Gleichzeitig fiel aber das Ergebnis vor Steuern und Zinsen (EBIT) um mehr als die Hälfte auf 2,7 Millionen Euro.   Nach Abzug notwendiger Sicherungsmaßnahmen durch die Aufnahme so genannter „Inflations-Swaps“ und unter Hinzurechnung eines negativen Finanzergebnisses, rutschte das Konzernergebnis im ersten Quartal mit 5,9 Millionen Euro in die roten Zahlen. Dies gab die Aktiengesellschaft am gestrigen Mittwoch in einer Presseerklärung bekannt. Allerdings wirkten sich zumindest die Sicherungsmaßnahmen nicht auf die Liquidität der Gesellschaft aus, wie die Verantwortlichen weiter betonten. Wertsteigerungen des Portfolios durch Höherbewertungen der Erbbaugrundstücke wurden hingegen nicht als Erträge ausgewiesen.

So seien die Erfolgsaussichten des Vivacon-Geschäftsmodells nicht in Gefahr, hieß es dazu aus der Zentrale.
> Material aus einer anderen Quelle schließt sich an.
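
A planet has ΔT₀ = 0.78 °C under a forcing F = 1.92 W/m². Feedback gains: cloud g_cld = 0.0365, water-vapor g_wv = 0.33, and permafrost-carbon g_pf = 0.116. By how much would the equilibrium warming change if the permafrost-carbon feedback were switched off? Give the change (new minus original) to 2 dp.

Original: g = 0.4825, ΔT = 0.78/(1−0.4825) = 1.5072 °C.
Without permafrost-carbon: g' = 0.3665, ΔT' = 0.78/(1−0.3665) = 1.2313 °C.
Change = 1.2313 − 1.5072 = -0.28 °C.

-0.28 °C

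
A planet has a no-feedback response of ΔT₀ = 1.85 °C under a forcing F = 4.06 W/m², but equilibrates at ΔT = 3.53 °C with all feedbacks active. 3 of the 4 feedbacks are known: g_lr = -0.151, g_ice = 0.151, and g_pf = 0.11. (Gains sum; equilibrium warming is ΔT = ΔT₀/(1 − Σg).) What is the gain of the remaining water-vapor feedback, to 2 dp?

Amplification A = ΔT/ΔT₀ = 3.53/1.85 = 1.908.
Total gain g = 1 − 1/A = 1 − 1/1.908 = 0.4759.
Known gains sum to -0.151 + 0.151 + 0.11 = 0.11.
g_wv = 0.4759 − 0.11 = 0.37.

0.37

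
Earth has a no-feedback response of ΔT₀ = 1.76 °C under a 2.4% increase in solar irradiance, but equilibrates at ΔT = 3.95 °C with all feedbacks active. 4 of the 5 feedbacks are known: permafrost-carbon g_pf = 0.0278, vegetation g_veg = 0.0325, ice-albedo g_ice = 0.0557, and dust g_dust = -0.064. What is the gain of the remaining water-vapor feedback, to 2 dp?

0.50

Amplification A = ΔT/ΔT₀ = 3.95/1.76 = 2.244.
Total gain g = 1 − 1/A = 1 − 1/2.244 = 0.5544.
Known gains sum to 0.0278 + 0.0325 + 0.0557 − 0.064 = 0.052.
g_wv = 0.5544 − 0.052 = 0.50.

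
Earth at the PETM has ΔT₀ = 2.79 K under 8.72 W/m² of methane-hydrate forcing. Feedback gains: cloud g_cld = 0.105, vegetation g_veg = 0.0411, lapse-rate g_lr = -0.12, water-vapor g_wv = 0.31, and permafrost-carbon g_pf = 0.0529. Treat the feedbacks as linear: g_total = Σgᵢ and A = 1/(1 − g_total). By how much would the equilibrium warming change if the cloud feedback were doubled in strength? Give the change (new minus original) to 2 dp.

Original: g = 0.389, ΔT = 2.79/(1−0.389) = 4.5663 K.
With doubled cloud: g' = 0.494, ΔT' = 2.79/(1−0.494) = 5.5138 K.
Change = 5.5138 − 4.5663 = 0.95 K.

0.95 K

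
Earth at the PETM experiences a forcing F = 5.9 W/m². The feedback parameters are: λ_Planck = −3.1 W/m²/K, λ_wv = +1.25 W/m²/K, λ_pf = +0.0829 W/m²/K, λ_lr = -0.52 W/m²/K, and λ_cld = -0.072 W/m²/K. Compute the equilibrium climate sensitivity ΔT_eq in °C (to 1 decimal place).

2.5 °C

Net feedback parameter λ = (−3.1) + (+1.25) + (+0.0829) + (-0.52) + (-0.072) = -2.3591 W/m²/K.
ΔT = −F/λ = −5.9/(-2.3591) = 2.5 °C.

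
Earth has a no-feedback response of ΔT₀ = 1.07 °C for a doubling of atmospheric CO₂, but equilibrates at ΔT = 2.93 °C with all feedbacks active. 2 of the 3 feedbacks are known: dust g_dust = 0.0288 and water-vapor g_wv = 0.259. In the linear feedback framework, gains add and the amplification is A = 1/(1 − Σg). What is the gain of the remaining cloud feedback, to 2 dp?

0.35

Amplification A = ΔT/ΔT₀ = 2.93/1.07 = 2.738.
Total gain g = 1 − 1/A = 1 − 1/2.738 = 0.6348.
Known gains sum to 0.0288 + 0.259 = 0.2878.
g_cld = 0.6348 − 0.2878 = 0.35.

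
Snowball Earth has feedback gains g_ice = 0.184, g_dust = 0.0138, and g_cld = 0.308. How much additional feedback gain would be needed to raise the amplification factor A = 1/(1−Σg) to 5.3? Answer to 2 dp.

Current total gain = 0.5058.
Target gain for A = 5.3: g* = 1 − 1/5.3 = 0.8113.
Additional gain needed = 0.8113 − 0.5058 = 0.31.

0.31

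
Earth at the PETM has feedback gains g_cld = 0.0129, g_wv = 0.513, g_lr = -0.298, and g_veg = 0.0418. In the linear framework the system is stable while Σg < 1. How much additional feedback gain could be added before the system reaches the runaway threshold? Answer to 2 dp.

0.73

Current total gain = 0.0129 + 0.513 − 0.298 + 0.0418 = 0.2697.
Margin to runaway = 1 − 0.2697 = 0.73.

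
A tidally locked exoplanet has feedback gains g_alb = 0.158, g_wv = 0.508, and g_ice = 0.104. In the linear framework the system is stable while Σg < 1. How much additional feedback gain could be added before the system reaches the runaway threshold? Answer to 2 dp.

0.23

Current total gain = 0.158 + 0.508 + 0.104 = 0.77.
Margin to runaway = 1 − 0.77 = 0.23.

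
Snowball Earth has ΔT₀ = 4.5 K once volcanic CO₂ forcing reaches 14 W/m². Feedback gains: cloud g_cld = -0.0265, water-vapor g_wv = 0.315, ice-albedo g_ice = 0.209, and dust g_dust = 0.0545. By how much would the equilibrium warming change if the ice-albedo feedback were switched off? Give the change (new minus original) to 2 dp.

-3.20 K

Original: g = 0.552, ΔT = 4.5/(1−0.552) = 10.0446 K.
Without ice-albedo: g' = 0.343, ΔT' = 4.5/(1−0.343) = 6.8493 K.
Change = 6.8493 − 10.0446 = -3.20 K.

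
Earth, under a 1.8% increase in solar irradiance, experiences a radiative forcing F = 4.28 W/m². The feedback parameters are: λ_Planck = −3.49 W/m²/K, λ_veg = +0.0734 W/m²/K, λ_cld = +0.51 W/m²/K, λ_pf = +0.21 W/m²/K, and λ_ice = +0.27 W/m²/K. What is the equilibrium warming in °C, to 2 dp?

Net feedback parameter λ = (−3.49) + (+0.0734) + (+0.51) + (+0.21) + (+0.27) = -2.4266 W/m²/K.
ΔT = −F/λ = −4.28/(-2.4266) = 1.76 °C.

1.76 °C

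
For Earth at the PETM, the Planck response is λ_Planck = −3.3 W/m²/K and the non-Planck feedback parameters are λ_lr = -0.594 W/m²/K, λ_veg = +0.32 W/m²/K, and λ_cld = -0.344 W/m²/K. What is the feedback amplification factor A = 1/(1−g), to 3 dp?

0.842

Convert to gains: g_lr = -0.594/3.3 = -0.18; g_veg = 0.32/3.3 = 0.09697; g_cld = -0.344/3.3 = -0.1042.
Total gain g = -0.18723.
A = 1/(1 + 0.18723) = 0.842.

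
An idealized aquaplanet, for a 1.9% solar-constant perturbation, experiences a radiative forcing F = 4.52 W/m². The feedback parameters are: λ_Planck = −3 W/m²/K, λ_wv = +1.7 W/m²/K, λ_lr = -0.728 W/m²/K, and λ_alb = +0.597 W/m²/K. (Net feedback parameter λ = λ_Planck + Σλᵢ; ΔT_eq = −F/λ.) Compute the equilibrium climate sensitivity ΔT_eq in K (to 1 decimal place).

3.2 K

Net feedback parameter λ = (−3) + (+1.7) + (-0.728) + (+0.597) = -1.431 W/m²/K.
ΔT = −F/λ = −4.52/(-1.431) = 3.2 K.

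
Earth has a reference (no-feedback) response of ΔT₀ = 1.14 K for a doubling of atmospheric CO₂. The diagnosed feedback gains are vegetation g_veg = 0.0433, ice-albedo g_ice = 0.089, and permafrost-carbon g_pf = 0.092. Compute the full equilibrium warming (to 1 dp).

Total gain g = 0.0433 + 0.089 + 0.092 = 0.2243.
Amplification A = 1/(1 − 0.2243) = 1.289.
ΔT = 1.14 × 1.289 = 1.5 K.

1.5 K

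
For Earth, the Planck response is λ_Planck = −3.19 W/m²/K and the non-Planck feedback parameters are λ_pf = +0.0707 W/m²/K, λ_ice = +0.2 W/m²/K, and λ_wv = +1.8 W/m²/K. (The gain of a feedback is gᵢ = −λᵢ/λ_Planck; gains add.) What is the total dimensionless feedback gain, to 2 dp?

Convert to gains: g_pf = 0.0707/3.19 = 0.02216; g_ice = 0.2/3.19 = 0.0627; g_wv = 1.8/3.19 = 0.5643.
Total gain g = 0.64916.

0.65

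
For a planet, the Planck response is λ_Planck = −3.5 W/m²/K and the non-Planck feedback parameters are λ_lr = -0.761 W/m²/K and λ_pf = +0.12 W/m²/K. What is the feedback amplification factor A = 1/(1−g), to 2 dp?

0.85

Convert to gains: g_lr = -0.761/3.5 = -0.2174; g_pf = 0.12/3.5 = 0.03429.
Total gain g = -0.18311.
A = 1/(1 + 0.18311) = 0.85.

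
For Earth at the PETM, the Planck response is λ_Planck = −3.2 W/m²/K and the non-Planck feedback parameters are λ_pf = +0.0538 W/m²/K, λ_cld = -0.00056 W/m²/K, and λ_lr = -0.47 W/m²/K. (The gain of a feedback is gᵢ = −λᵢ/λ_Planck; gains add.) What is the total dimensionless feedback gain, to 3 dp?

-0.130

Convert to gains: g_pf = 0.0538/3.2 = 0.01681; g_cld = -0.00056/3.2 = -0.000175; g_lr = -0.47/3.2 = -0.1469.
Total gain g = -0.130265.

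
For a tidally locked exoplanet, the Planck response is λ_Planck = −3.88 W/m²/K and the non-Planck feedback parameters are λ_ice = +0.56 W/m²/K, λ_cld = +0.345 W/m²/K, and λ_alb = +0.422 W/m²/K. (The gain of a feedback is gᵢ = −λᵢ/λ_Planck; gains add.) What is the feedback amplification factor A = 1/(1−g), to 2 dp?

Convert to gains: g_ice = 0.56/3.88 = 0.1443; g_cld = 0.345/3.88 = 0.08892; g_alb = 0.422/3.88 = 0.1088.
Total gain g = 0.34202.
A = 1/(1 − 0.34202) = 1.52.

1.52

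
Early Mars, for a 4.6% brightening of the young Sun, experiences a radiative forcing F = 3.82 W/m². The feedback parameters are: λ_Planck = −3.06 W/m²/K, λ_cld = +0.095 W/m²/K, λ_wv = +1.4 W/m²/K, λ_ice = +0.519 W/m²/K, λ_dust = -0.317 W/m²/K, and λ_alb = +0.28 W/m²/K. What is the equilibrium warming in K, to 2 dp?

Net feedback parameter λ = (−3.06) + (+0.095) + (+1.4) + (+0.519) + (-0.317) + (+0.28) = -1.083 W/m²/K.
ΔT = −F/λ = −3.82/(-1.083) = 3.53 K.

3.53 K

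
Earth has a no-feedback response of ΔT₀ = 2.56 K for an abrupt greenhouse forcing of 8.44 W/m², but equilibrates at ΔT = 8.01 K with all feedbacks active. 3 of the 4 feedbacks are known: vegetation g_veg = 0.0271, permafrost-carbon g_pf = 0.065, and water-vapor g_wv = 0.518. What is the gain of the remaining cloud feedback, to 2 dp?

0.07

Amplification A = ΔT/ΔT₀ = 8.01/2.56 = 3.129.
Total gain g = 1 − 1/A = 1 − 1/3.129 = 0.6804.
Known gains sum to 0.0271 + 0.065 + 0.518 = 0.6101.
g_cld = 0.6804 − 0.6101 = 0.07.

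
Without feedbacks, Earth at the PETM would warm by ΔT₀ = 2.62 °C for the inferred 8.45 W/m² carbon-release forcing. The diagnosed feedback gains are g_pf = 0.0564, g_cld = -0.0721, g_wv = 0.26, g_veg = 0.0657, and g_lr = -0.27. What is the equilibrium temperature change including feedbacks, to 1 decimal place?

2.7 °C

Total gain g = 0.0564 − 0.0721 + 0.26 + 0.0657 − 0.27 = 0.04.
Amplification A = 1/(1 − 0.04) = 1.042.
ΔT = 2.62 × 1.042 = 2.7 °C.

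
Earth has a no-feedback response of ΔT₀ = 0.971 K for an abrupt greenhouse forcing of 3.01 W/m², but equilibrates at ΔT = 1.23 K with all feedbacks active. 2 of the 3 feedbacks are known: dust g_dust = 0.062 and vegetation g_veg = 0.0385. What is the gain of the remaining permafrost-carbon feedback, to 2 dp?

Amplification A = ΔT/ΔT₀ = 1.23/0.971 = 1.267.
Total gain g = 1 − 1/A = 1 − 1/1.267 = 0.2107.
Known gains sum to 0.062 + 0.0385 = 0.1005.
g_pf = 0.2107 − 0.1005 = 0.11.

0.11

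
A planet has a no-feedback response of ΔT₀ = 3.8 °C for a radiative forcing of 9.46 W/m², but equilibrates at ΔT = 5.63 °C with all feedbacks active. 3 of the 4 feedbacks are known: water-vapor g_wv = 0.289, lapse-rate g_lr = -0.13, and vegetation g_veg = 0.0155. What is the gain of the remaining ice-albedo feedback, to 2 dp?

0.15

Amplification A = ΔT/ΔT₀ = 5.63/3.8 = 1.482.
Total gain g = 1 − 1/A = 1 − 1/1.482 = 0.3252.
Known gains sum to 0.289 − 0.13 + 0.0155 = 0.1745.
g_ice = 0.3252 − 0.1745 = 0.15.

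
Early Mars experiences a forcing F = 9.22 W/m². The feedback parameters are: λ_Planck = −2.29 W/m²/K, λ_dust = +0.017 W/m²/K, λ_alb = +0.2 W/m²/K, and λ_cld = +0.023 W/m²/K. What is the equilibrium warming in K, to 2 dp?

Net feedback parameter λ = (−2.29) + (+0.017) + (+0.2) + (+0.023) = -2.05 W/m²/K.
ΔT = −F/λ = −9.22/(-2.05) = 4.50 K.

4.50 K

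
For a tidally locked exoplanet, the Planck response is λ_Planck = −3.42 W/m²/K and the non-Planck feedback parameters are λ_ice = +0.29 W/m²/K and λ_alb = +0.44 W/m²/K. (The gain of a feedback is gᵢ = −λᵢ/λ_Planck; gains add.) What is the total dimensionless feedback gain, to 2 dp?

Convert to gains: g_ice = 0.29/3.42 = 0.0848; g_alb = 0.44/3.42 = 0.1287.
Total gain g = 0.2135.

0.21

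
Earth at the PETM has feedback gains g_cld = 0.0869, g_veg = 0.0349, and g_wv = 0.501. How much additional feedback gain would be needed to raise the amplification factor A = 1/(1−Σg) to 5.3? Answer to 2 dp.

Current total gain = 0.6228.
Target gain for A = 5.3: g* = 1 − 1/5.3 = 0.8113.
Additional gain needed = 0.8113 − 0.6228 = 0.19.

0.19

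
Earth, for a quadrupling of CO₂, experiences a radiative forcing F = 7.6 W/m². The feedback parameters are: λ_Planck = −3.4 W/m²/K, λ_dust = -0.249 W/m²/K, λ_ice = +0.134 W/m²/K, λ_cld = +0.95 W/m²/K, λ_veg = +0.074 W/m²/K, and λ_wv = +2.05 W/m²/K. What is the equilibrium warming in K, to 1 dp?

Net feedback parameter λ = (−3.4) + (-0.249) + (+0.134) + (+0.95) + (+0.074) + (+2.05) = -0.441 W/m²/K.
ΔT = −F/λ = −7.6/(-0.441) = 17.2 K.

17.2 K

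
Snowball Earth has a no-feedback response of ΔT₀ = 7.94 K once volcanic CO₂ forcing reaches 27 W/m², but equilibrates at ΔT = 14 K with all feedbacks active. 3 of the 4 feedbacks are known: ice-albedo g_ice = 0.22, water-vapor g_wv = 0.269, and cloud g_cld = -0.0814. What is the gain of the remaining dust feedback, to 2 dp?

Amplification A = ΔT/ΔT₀ = 14/7.94 = 1.763.
Total gain g = 1 − 1/A = 1 − 1/1.763 = 0.4328.
Known gains sum to 0.22 + 0.269 − 0.0814 = 0.4076.
g_dust = 0.4328 − 0.4076 = 0.03.

0.03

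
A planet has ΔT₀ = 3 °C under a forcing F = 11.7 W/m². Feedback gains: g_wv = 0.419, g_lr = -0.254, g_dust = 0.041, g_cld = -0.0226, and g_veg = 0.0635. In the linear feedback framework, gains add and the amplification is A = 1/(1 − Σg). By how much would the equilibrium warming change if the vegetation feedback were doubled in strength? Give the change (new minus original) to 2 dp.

Original: g = 0.2469, ΔT = 3/(1−0.2469) = 3.9835 °C.
With doubled vegetation: g' = 0.3104, ΔT' = 3/(1−0.3104) = 4.3503 °C.
Change = 4.3503 − 3.9835 = 0.37 °C.

0.37 °C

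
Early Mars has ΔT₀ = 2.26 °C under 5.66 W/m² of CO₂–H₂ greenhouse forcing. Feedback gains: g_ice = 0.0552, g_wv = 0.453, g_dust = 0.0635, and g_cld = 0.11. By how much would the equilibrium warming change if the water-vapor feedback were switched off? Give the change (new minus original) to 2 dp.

Original: g = 0.6817, ΔT = 2.26/(1−0.6817) = 7.1002 °C.
Without water-vapor: g' = 0.2287, ΔT' = 2.26/(1−0.2287) = 2.9301 °C.
Change = 2.9301 − 7.1002 = -4.17 °C.

-4.17 °C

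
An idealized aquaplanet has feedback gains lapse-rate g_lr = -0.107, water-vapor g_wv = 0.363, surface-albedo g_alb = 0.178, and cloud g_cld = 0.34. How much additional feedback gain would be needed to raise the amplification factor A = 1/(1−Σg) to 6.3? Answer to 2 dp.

Current total gain = 0.774.
Target gain for A = 6.3: g* = 1 − 1/6.3 = 0.8413.
Additional gain needed = 0.8413 − 0.774 = 0.07.

0.07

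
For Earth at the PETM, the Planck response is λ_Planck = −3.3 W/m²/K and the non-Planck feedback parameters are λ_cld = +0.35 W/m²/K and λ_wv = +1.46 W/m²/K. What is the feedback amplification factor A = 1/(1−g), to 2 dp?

2.21

Convert to gains: g_cld = 0.35/3.3 = 0.1061; g_wv = 1.46/3.3 = 0.4424.
Total gain g = 0.5485.
A = 1/(1 − 0.5485) = 2.21.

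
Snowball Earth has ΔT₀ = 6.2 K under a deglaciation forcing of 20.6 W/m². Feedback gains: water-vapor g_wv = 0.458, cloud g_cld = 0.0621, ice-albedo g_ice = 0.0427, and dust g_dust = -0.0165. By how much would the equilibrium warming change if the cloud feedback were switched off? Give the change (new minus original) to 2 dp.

Original: g = 0.5463, ΔT = 6.2/(1−0.5463) = 13.6654 K.
Without cloud: g' = 0.4842, ΔT' = 6.2/(1−0.4842) = 12.0202 K.
Change = 12.0202 − 13.6654 = -1.65 K.

-1.65 K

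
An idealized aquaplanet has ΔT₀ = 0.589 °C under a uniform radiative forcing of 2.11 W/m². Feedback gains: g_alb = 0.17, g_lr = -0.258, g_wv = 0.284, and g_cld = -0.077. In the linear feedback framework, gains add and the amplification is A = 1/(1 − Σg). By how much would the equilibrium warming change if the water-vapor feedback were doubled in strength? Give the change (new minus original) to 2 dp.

Original: g = 0.119, ΔT = 0.589/(1−0.119) = 0.6686 °C.
With doubled water-vapor: g' = 0.403, ΔT' = 0.589/(1−0.403) = 0.9866 °C.
Change = 0.9866 − 0.6686 = 0.32 °C.

0.32 °C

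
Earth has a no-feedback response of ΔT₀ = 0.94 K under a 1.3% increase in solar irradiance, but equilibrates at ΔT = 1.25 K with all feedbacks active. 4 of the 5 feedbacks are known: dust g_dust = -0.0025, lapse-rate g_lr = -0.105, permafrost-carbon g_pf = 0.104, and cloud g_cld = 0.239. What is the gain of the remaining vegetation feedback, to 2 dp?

Amplification A = ΔT/ΔT₀ = 1.25/0.94 = 1.33.
Total gain g = 1 − 1/A = 1 − 1/1.33 = 0.2481.
Known gains sum to -0.0025 − 0.105 + 0.104 + 0.239 = 0.2355.
g_veg = 0.2481 − 0.2355 = 0.01.

0.01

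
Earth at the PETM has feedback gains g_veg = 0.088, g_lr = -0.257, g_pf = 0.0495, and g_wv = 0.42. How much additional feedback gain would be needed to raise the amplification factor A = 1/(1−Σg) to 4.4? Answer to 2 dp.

0.47

Current total gain = 0.3005.
Target gain for A = 4.4: g* = 1 − 1/4.4 = 0.7727.
Additional gain needed = 0.7727 − 0.3005 = 0.47.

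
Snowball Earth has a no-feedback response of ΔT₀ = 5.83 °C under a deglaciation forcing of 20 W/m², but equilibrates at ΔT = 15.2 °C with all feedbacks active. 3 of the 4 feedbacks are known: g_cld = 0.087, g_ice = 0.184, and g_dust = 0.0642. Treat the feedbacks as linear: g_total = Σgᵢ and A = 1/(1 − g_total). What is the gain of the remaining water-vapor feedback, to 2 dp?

0.28

Amplification A = ΔT/ΔT₀ = 15.2/5.83 = 2.607.
Total gain g = 1 − 1/A = 1 − 1/2.607 = 0.6164.
Known gains sum to 0.087 + 0.184 + 0.0642 = 0.3352.
g_wv = 0.6164 − 0.3352 = 0.28.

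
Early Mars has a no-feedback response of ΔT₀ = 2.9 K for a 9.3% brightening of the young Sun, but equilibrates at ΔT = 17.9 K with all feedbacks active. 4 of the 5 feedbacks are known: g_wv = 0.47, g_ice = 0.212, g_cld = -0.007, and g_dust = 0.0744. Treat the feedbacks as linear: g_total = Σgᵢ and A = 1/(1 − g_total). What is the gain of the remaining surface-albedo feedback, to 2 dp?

0.09

Amplification A = ΔT/ΔT₀ = 17.9/2.9 = 6.172.
Total gain g = 1 − 1/A = 1 − 1/6.172 = 0.838.
Known gains sum to 0.47 + 0.212 − 0.007 + 0.0744 = 0.7494.
g_alb = 0.838 − 0.7494 = 0.09.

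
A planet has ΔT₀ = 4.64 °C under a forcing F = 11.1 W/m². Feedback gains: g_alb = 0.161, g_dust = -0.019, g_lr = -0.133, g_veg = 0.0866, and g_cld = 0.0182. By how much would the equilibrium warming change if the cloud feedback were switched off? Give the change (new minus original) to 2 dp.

-0.11 °C

Original: g = 0.1138, ΔT = 4.64/(1−0.1138) = 5.2358 °C.
Without cloud: g' = 0.0956, ΔT' = 4.64/(1−0.0956) = 5.1305 °C.
Change = 5.1305 − 5.2358 = -0.11 °C.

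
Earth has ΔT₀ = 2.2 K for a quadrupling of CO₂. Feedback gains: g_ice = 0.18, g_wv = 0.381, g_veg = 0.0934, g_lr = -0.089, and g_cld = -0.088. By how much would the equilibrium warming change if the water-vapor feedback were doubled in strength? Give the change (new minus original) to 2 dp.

11.33 K

Original: g = 0.4774, ΔT = 2.2/(1−0.4774) = 4.2097 K.
With doubled water-vapor: g' = 0.8584, ΔT' = 2.2/(1−0.8584) = 15.5367 K.
Change = 15.5367 − 4.2097 = 11.33 K.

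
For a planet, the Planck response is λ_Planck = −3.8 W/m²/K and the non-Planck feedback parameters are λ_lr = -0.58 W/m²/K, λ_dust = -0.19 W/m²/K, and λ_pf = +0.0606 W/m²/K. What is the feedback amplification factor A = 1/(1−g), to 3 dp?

Convert to gains: g_lr = -0.58/3.8 = -0.1526; g_dust = -0.19/3.8 = -0.05; g_pf = 0.0606/3.8 = 0.01595.
Total gain g = -0.18665.
A = 1/(1 + 0.18665) = 0.843.

0.843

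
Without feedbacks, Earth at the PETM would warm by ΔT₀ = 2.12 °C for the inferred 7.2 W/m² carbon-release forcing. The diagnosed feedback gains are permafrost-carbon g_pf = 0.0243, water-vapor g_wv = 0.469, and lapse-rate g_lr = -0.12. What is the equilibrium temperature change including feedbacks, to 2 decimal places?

3.38 °C

Total gain g = 0.0243 + 0.469 − 0.12 = 0.3733.
Amplification A = 1/(1 − 0.3733) = 1.596.
ΔT = 2.12 × 1.596 = 3.38 °C.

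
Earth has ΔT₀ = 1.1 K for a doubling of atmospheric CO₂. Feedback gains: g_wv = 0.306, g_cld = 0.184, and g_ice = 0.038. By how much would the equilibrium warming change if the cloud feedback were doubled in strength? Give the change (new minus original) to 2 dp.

1.49 K

Original: g = 0.528, ΔT = 1.1/(1−0.528) = 2.3305 K.
With doubled cloud: g' = 0.712, ΔT' = 1.1/(1−0.712) = 3.8194 K.
Change = 3.8194 − 2.3305 = 1.49 K.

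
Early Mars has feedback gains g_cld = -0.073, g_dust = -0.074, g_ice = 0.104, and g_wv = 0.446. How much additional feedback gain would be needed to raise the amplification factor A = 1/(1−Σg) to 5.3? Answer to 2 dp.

Current total gain = 0.403.
Target gain for A = 5.3: g* = 1 − 1/5.3 = 0.8113.
Additional gain needed = 0.8113 − 0.403 = 0.41.

0.41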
Als Beweis für die gesunde Enwicklung ihres Unternehmens nannte der Vorstand die positive Entwicklung der wiederkehrenden Umsätze. Die Einnahmen aus Erbbauzinsen, Mieten sowie aus dem Management des Immobilienbestandes erhöhten sich im ersten Quartal dieses Jahres auf eine Quote von 55 Prozent der Gesamtumsätze. Im Vorjahresquartal waren es hingegen aufgrund des Einmaleffekts lediglich 23 Prozent. Traditionell schließt das Unternehmen das erste Quartal eines laufenden Kalender- und Geschäftsjahres eher mit einem Verlust ab, insofern sei der Gewinneinbruch nicht besorgniserregend. Die eigentliche Wertschöpfung im Konzern falle dagegen erst in den Folgequartalen an. Damit rechne der Vorstand auch in diesem Jahr, hieß es dazu weiter. So könnte das Kölner Unternehmen bereits in Kürze weitere Kaufverhandlungen erfolgreich abschließen, hofft der Vorstand.

Daneben führe man intensive Gespräche mit institutionellen Direktinvestoren über eine langfristige Zusammenarbeit entlang der Wertschöpfungskette - von Sourcing der Immobilien und Strukturierung der Investitionsvehikel bis hin zu Asset und Property Management. Das Asset Management optimiert aktuell die sich im Bestand befindlichen Portfolios für den Weiterverkauf, konkrete Transaktionen befänden sich bereits im Vertriebsprozess. Die Unternehmensführung bekräftigte dabei die eigene Gewinnerwartung. Die liegt für das laufende Geschäftsjahr bei unverändert 60 Millionen Euro.

In der kommenden Woche findet in Köln die Hauptversammlung des börsennotierten Unternehmens statt.